Further, it’s imperative for corporate leaders to model and encourage good sleep habits. Leaders who portray themselves as only needing four or five hours of sleep each night are likely not telling the truth, Payne says, and are perpetuating an unrealistic expectation that successful people are able to train themselves to sleep less and spend their extra time working efficiently.

“We come from a puritanical culture with a mythological idea that we should be able to do it all and that lack of sleep is a badge of honor,” she says. “But that’s a lie.”

HOW TO GET BETTER SLEEP

While Payne is passionate about us changing our habits, she urges us not to make drastic changes at once. Instead, she lays out an accessible plan that can make a significant difference.

First, make a commitment to getting 20 minutes more sleep time each day.

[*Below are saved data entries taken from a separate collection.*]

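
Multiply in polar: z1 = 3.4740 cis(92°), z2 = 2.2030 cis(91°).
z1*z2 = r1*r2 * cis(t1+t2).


r = 3.4740 * 2.2030 = 7.6532
theta = 92° + 91° = 183° = 183° (mod 360)

7.6532 cis(183°)


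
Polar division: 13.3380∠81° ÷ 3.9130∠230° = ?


r = 13.3380 / 3.9130 = 3.4086
theta = 81° - 230° = -149° = 211° (mod 360)

3.4086 cis(211°)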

Go to bed 20 minutes earlier at night, take a 20-minute nap during the day or set the alarm 20 minutes later and don’t hit the snooze button.

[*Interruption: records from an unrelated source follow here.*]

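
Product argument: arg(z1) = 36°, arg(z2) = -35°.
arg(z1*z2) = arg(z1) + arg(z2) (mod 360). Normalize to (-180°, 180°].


arg(z1*z2) = 36° - 35° = 1°
Normalized to (-180°, 180°]: 1°

1°


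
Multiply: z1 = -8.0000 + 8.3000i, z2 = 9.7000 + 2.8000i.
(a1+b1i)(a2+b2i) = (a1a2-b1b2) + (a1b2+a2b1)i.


Real = -8*9.7 - 8.3*2.8 = -77.6 - 23.24 = -100.84
Imag = -8*2.8 + 9.7*8.3 = -22.4 + 80.51 = 58.11

-100.8400 + 58.1100i


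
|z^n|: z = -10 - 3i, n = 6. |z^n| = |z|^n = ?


|z| = sqrt(100+9) = sqrt(109) = 10.4403
|z^6| = |z|^6 = (sqrt(109))^6 = 109^3 = 1295029

|z^6| = 1295029


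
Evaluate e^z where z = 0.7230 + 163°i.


e^0.7230 = 2.0606
cos(163°) = -0.9563
sin(163°) = 0.2924
Real = 2.0606*(-0.9563) = -1.9706
Imag = 2.0606*0.2924 = 0.6025

-1.9706 + 0.6025i


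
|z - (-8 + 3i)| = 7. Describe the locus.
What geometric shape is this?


|z - z0| = r is a circle with center z0 and radius r.
Center = (-8, 3), radius = 7

Circle with center (-8, 3) and radius 7


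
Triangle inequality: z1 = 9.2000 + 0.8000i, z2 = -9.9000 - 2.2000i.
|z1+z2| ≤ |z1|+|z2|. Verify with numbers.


|z1| = sqrt(9.2^2 + 0.8^2) = sqrt(85.28) = 9.2347
|z2| = sqrt((-9.9)^2 + (-2.2)^2) = sqrt(102.85) = 10.1415
z1+z2 = -0.7000 - 1.4000i
|z1+z2| = sqrt(2.45) = 1.5652
|z1|+|z2| = 9.2347 + 10.1415 = 19.3762

|z1+z2| = 1.5652 ≤ |z1|+|z2| = 19.3762 (verified)


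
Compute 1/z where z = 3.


|z|^2 = 9+0 = 9
1/z = (3 - 0i)/9

1/z = 0.3333 + 0i


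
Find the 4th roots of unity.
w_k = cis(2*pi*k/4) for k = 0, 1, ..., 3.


The 4th roots of unity are cis(360k/4°) for k=0..3
Angle step = 360/4 = 90°
Primitive root: cis(90°)
Primitive root = 0 + 1.0000i

4 roots at angles: 0°, 90°, 180°, 270°


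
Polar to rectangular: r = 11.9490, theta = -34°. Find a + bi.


a = 11.9490*cos(-34°) = 11.9490*0.82904 = 9.9062
b = 11.9490*sin(-34°) = 11.9490*(-0.55919) = -6.6818

9.9062 - 6.6818i


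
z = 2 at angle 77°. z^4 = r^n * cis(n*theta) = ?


r^4 = 2^4 = 16
n*theta = 4*77° = 308° = 308° (mod 360)
a = 16*cos(308°) = 9.8506
b = 16*sin(308°) = -12.6082

16 cis(308°) = 9.8506 - 12.6082i


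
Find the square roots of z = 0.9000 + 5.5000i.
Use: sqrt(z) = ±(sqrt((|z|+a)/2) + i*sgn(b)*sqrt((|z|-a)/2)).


|z| = sqrt(0.81+30.25) = 5.5731
sqrt((|z|+a)/2) = sqrt((5.5731+0.9)/2) = sqrt(3.2366) = 1.7990
sqrt((|z|-a)/2) = sqrt((5.5731-0.9)/2) = sqrt(2.3366) = 1.5286

±(1.7990 + 1.5286i) i.e. 1.7990 + 1.5286i and -1.7990 - 1.5286i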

Adding this 20 minutes each day will help repay any accumulated sleep debt and can be the start of ascertaining how much sleep one needs per night. Payne emphasizes sleep needs vary. Only 1 or 2 percent of people can operate with four or five hours. Most people need at least seven to nine hours.

Second, engage in at least five minutes of a stress reduction activity, such as meditation or progressive relaxation.

Third, find a way to boost positive emotion, which can be as easy as listing or thinking about three to five things you’re grateful for. “And really think about them because this can change your brain activity,” Payne says.

Above all, she urges us to change our attitudes about sleep, especially in regard to business.

“I always envision this little placard that people put on their cubicles or desks when they put their head down for a nap,” she says. “The sign would say, ‘Sleeping brain at work; innovation in progress.’ And this would encourage everyone at the company to think, ‘Uh-oh, I better go take my nap, so I can come up with the next best innovation.’ That’s where we need to be.”


 3 TIPS FOR HEALTHY SLEEP

Sleep, stress and memory are integrally intertwined, explains Notre Dame neuroscientist Jessica Payne. To get on track with healthy sleep, and thereby reduce stress and increase memory, try these science-backed recommendations:

1. INCREASE SLEEP

Get 20 more minutes of sleep in one of three ways: Go to bed 20 minutes early, take a 20-minute nap during the day, or set your morning alarm 20 minutes later and don’t hit the snooze button.

2. REDUCE STRESS

Engage in a stress reduction activity for at least 5 minutes: Meditation may be the most effective form, but progressive muscle relaxation or progressive body scan are also excellent.

3. BOOST POSITIVE EMOTION

Engage in a gratitude exercise, such as writing in a gratitude journal, listing three to five things for which you’re grateful or otherwise spending a few minutes focusing on gratitude. 


 JESSICA PAYNE

Neuroscientist Jessica Payne is an associate professor with the Department of Psychology at the University of Notre Dame. An expert in sleep, stress and memory, whose research is funded by the National Science Foundation and the National Institutes of Health, Payne advises Fortune 500 companies on the importance of sleep and lectures for the Executive Integral Leadership program through the Stayer Center for Executive Education.